In the Chamber of Peers, he sat on the right, while remaining aloof from the ultras.

In the spring of 1815, he accompanied the Duchesse d'Angoulême to Bordeaux and left the city with her, before joining Louis XVIII in Ghent.

During the Second Restoration, he was made a hereditary peer by order of 19 August 1815, then a hereditary duke-peer (without majorate) by order of 31 August 1817.3 He sat in the Chamber of Peers until his death.

In 1816, he was made an honorary knight of the Duchess of Berry.

He was mayor of Champs-sur-Marne from 1826 to 1830.

== Marriage and children ==
At the age of 20, Gaston de Lévis married Pauline Charpentier d'Ennery on 13 May 1784 at the church of Saint-Eustache in Paris. Aged 13, she was the only daughter of Victor-Thérèse Charpentier, count then marquis of Ennery, marshal of the King's camps and armies, governor of Martinique and then Saint Domingue, who died in 1776, and Rose Bénédicte d'Alesso d'Éragny. At that time, she inherited all her father's property, including the Château d'Ennery (Val-d'Oise). Gaston and his wife made the Château d'Ennery [archive] their favourite residence, carrying out numerous improvements and embellishments. She died in Paris on 2 November 1829. Gaston and Pauline de Lévis had two children:
- Adèle Charlotte Augustine de Lévis (1788-1848), married in 1809 to Aymard Théodore de Nicolaÿ, comte de Nicolaÿ, peer of France from 1815 to 1830 (1782-1871), from whom descendants;
- Gaston-François Christophe de Lévis-Ajac, 3rd Duke of Lévis, then Duke of Lévis-Ventadour (1794-1863), married in Paris in 1821 Marie Catherine Amanda d'Aubusson de la Feuillade (Château de Riberpré, 4 June 1798 - Paris, 28 March 1854), daughter of Pierre Raymond Hector d'Aubusson de La Feuillade and Agathe de la Barberie de Reffuveille, no children.

== Quotations ==
He is credited with the quotation "Boredom is an illness for which work is the remedy". The quotation often attributed to Voltaire, "Judge a man by his questions rather than by his answers" is a version of one maxim by Lévis: "Il est encore plus facile de juger de l'esprit d'un homme par ses questions que par ses réponses." (It is easier to judge the mind of a man by his questions rather than his answers) from Maximes et réflexions sur différents sujets de morale et de politique (Paris, 1808): Maxim xviii.
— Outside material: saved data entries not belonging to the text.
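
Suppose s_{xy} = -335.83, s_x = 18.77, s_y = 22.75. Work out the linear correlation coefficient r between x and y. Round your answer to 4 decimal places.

-0.7865

r = Cov(x,y) / (s_x · s_y) = -335.83 / (18.77 × 22.75)
  = -335.83 / 427.0175 ≈ -0.7865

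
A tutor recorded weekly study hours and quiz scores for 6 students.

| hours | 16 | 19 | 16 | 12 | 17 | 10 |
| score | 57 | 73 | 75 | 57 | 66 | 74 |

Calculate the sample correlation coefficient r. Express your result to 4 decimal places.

0.1071

n = 6, Σx = 90, Σy = 402, Σx² = 1406, Σy² = 27284, Σxy = 6045
nΣxy − ΣxΣy = 36270 − 36180 = 90
nΣx² − (Σx)² = 8436 − 8100 = 336; nΣy² − (Σy)² = 163704 − 161604 = 2100
r = 90 / √(336 × 2100) = 90 / 840.0000 ≈ 0.1071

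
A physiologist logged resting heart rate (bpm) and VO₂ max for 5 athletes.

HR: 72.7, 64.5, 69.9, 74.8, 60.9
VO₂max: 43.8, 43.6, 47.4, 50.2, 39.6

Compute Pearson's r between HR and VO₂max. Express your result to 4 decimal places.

n = 5, Σx = 342.8, Σy = 224.6, Σx² = 23635.4, Σy² = 10154.36, Σxy = 15476.32
nΣxy − ΣxΣy = 77381.6 − 76992.88 = 388.72
nΣx² − (Σx)² = 118177 − 117511.84 = 665.16; nΣy² − (Σy)² = 50771.8 − 50445.16 = 326.64
r = 388.72 / √(665.16 × 326.64) = 388.72 / 466.1200 ≈ 0.8339

0.8339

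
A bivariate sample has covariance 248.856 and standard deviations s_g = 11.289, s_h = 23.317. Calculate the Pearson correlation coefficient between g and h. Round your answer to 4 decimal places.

0.9454

r = Cov(g,h) / (s_g · s_h) = 248.856 / (11.289 × 23.317)
  = 248.856 / 263.2256 ≈ 0.9454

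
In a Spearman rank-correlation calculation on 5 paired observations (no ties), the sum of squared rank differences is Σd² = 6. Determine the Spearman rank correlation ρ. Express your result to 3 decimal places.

ρ = 1 − 6Σd² / [n(n²−1)] = 1 − 6×6 / (5×24)
  = 1 − 36/120 = 1 − 0.3000 ≈ 0.700

0.700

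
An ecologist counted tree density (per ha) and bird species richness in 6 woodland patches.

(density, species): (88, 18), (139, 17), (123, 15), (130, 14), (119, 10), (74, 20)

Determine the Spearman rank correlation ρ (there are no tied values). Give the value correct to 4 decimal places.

-0.4857

Rank density: 2, 6, 4, 5, 3, 1
Rank species: 5, 4, 3, 2, 1, 6
d = rank(density) − rank(species): -3, 2, 1, 3, 2, -5; Σd² = 52
ρ = 1 − 6Σd² / [n(n²−1)] = 1 − 6×52 / (6×35) = 1 − 312/210 ≈ -0.4857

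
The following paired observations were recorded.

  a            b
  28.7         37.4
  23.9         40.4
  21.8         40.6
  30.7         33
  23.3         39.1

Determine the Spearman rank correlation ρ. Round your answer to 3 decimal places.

-0.900

Rank a: 4, 3, 1, 5, 2
Rank b: 2, 4, 5, 1, 3
d = rank(a) − rank(b): 2, -1, -4, 4, -1; Σd² = 38
ρ = 1 − 6Σd² / [n(n²−1)] = 1 − 6×38 / (5×24) = 1 − 228/120 ≈ -0.900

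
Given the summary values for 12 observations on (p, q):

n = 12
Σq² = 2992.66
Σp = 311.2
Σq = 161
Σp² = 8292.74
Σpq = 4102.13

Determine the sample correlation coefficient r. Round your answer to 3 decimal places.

r = (nΣpq − ΣpΣq) / √[(nΣp² − (Σp)²)(nΣq² − (Σq)²)]
Numerator: 12×4102.13 − 311.2×161 = -877.64
Denominator: √[(99512.88 − 96845.44)(35911.92 − 25921)] = √[2667.44 × 9990.92] = 5162.3812
r = -877.64 / 5162.3812 ≈ -0.170

-0.170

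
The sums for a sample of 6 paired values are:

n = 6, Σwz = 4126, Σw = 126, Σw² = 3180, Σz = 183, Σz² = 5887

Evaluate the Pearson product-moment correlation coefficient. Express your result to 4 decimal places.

0.7007

r = (nΣwz − ΣwΣz) / √[(nΣw² − (Σw)²)(nΣz² − (Σz)²)]
Numerator: 6×4126 − 126×183 = 1698
Denominator: √[(19080 − 15876)(35322 − 33489)] = √[3204 × 1833] = 2423.4133
r = 1698 / 2423.4133 ≈ 0.7007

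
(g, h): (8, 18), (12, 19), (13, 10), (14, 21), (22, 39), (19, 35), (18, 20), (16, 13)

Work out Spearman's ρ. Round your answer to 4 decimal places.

Rank g: 1, 2, 3, 4, 8, 7, 6, 5
Rank h: 3, 4, 1, 6, 8, 7, 5, 2
d = rank(g) − rank(h): -2, -2, 2, -2, 0, 0, 1, 3; Σd² = 26
ρ = 1 − 6Σd² / [n(n²−1)] = 1 − 6×26 / (8×63) = 1 − 156/504 ≈ 0.6905

0.6905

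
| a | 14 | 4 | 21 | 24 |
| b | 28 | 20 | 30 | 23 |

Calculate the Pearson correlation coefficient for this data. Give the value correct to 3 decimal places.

0.519

n = 4, Σa = 63, Σb = 101, Σa² = 1229, Σb² = 2613, Σab = 1654
nΣab − ΣaΣb = 6616 − 6363 = 253
nΣa² − (Σa)² = 4916 − 3969 = 947; nΣb² − (Σb)² = 10452 − 10201 = 251
r = 253 / √(947 × 251) = 253 / 487.5418 ≈ 0.519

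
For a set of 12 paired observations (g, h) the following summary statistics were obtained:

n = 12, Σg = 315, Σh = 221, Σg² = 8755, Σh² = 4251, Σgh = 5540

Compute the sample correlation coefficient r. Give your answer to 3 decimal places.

r = (nΣgh − ΣgΣh) / √[(nΣg² − (Σg)²)(nΣh² − (Σh)²)]
Numerator: 12×5540 − 315×221 = -3135
Denominator: √[(105060 − 99225)(51012 − 48841)] = √[5835 × 2171] = 3559.1832
r = -3135 / 3559.1832 ≈ -0.881

-0.881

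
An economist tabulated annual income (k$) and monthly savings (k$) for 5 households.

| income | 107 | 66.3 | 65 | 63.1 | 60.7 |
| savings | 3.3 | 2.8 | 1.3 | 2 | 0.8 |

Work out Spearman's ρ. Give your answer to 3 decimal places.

Rank income: 5, 4, 3, 2, 1
Rank savings: 5, 4, 2, 3, 1
d = rank(income) − rank(savings): 0, 0, 1, -1, 0; Σd² = 2
ρ = 1 − 6Σd² / [n(n²−1)] = 1 − 6×2 / (5×24) = 1 − 12/120 ≈ 0.900

0.900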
His 1808 book is also the source of the expression "noblesse oblige" (nobility obliges; privilege entails responsibility).
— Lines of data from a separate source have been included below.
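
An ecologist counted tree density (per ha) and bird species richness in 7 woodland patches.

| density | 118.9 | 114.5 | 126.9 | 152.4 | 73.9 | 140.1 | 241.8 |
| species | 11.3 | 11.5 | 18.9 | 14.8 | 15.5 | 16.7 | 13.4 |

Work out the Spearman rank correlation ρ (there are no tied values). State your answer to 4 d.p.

Rank density: 3, 2, 4, 6, 1, 5, 7
Rank species: 1, 2, 7, 4, 5, 6, 3
d = rank(density) − rank(species): 2, 0, -3, 2, -4, -1, 4; Σd² = 50
ρ = 1 − 6Σd² / [n(n²−1)] = 1 − 6×50 / (7×48) = 1 − 300/336 ≈ 0.1071

0.1071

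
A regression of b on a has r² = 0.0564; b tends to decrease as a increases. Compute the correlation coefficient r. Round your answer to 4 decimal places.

-0.2375

|r| = √0.0564 = 0.2375
The association is negative, so r = −0.2375.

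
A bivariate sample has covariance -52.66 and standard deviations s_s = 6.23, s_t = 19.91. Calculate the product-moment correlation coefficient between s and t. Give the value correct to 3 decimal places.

r = Cov(s,t) / (s_s · s_t) = -52.66 / (6.23 × 19.91)
  = -52.66 / 124.0393 ≈ -0.425

-0.425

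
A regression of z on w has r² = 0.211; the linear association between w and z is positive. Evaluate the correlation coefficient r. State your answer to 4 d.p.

|r| = √0.211 = 0.4593
The association is positive, so r = 0.4593.

0.4593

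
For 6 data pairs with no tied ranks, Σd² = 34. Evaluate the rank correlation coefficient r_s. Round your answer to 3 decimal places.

0.029

ρ = 1 − 6Σd² / [n(n²−1)] = 1 − 6×34 / (6×35)
  = 1 − 204/210 = 1 − 0.9714 ≈ 0.029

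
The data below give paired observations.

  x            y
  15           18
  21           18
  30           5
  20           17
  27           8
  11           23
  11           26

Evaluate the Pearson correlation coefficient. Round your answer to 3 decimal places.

-0.962

n = 7, Σx = 135, Σy = 115, Σx² = 2937, Σy² = 2231, Σxy = 1893
nΣxy − ΣxΣy = 13251 − 15525 = -2274
nΣx² − (Σx)² = 20559 − 18225 = 2334; nΣy² − (Σy)² = 15617 − 13225 = 2392
r = -2274 / √(2334 × 2392) = -2274 / 2362.8220 ≈ -0.962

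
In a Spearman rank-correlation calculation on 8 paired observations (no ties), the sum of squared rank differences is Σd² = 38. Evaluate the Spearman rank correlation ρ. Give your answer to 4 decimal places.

ρ = 1 − 6Σd² / [n(n²−1)] = 1 − 6×38 / (8×63)
  = 1 − 228/504 = 1 − 0.45238 ≈ 0.5476

0.5476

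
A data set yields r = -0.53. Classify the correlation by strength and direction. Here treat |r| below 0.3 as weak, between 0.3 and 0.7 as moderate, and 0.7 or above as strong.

moderate negative

r = -0.53 < 0 so the relationship is negative.
|r| = 0.53, which falls in the moderate range.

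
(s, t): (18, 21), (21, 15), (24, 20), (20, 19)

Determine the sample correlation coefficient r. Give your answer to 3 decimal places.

-0.165

n = 4, Σs = 83, Σt = 75, Σs² = 1741, Σt² = 1427, Σst = 1553
nΣst − ΣsΣt = 6212 − 6225 = -13
nΣs² − (Σs)² = 6964 − 6889 = 75; nΣt² − (Σt)² = 5708 − 5625 = 83
r = -13 / √(75 × 83) = -13 / 78.8987 ≈ -0.165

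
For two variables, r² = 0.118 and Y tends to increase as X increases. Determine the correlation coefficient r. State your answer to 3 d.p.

0.344

|r| = √0.118 = 0.344
The association is positive, so r = 0.344.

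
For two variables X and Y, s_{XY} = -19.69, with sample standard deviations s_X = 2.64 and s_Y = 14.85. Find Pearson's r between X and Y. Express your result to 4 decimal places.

r = Cov(X,Y) / (s_X · s_Y) = -19.69 / (2.64 × 14.85)
  = -19.69 / 39.2040 ≈ -0.5022

-0.5022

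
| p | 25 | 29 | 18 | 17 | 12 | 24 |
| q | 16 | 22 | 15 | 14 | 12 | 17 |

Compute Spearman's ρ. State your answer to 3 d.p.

Rank p: 5, 6, 3, 2, 1, 4
Rank q: 4, 6, 3, 2, 1, 5
d = rank(p) − rank(q): 1, 0, 0, 0, 0, -1; Σd² = 2
ρ = 1 − 6Σd² / [n(n²−1)] = 1 − 6×2 / (6×35) = 1 − 12/210 ≈ 0.943

0.943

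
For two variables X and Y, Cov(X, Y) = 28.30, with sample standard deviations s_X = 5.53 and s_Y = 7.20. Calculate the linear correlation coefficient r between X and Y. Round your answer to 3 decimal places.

r = Cov(X,Y) / (s_X · s_Y) = 28.30 / (5.53 × 7.20)
  = 28.30 / 39.8160 ≈ 0.711

0.711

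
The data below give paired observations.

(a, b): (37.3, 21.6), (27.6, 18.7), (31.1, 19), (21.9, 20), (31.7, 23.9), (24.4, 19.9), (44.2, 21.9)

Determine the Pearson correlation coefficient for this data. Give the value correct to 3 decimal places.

0.494

n = 7, Σa = 218.2, Σb = 145, Σa² = 7153.76, Σb² = 3024.08, Σab = 4561.87
nΣab − ΣaΣb = 31933.09 − 31639 = 294.09
nΣa² − (Σa)² = 50076.32 − 47611.24 = 2465.08; nΣb² − (Σb)² = 21168.56 − 21025 = 143.56
r = 294.09 / √(2465.08 × 143.56) = 294.09 / 594.8839 ≈ 0.494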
In 1816 he was elected to seat 6 of the Académie Française.

== Works ==
1808 : Voyage de Kang-Hi, ou nouvelles lettres chinoises, 2 vol.
1808 : Maximes et réflexions sur différents sujets
1812 : Zénéyde, a continuation for an incomplete tale by Anthony Hamilton in Œuvres du comte Antoine Hamilton, 3rd volume, Paris, Renouard, 1812 read online
1812 : Les quatre Facardins [The Four Facardins], a continuation for an incomplete tale by Anthony Hamilton in Œuvres du comte Antoine Hamilton, 3rd volume, Paris, Renouard, 1812 read online
1814 : L'Angleterre au commencement du XIXe siècle
1813 : Souvenirs et portraits 1780-1789
1816 : Considérations morales sur les finances
1818 : Des emprunts
1819 : De l'autorité des chambres sur leurs membres
1824 : Considérations sur la situation financière de la France
1828 : La conspiration de 1821 ou les jumeaux de Chevreuse, 2 vol.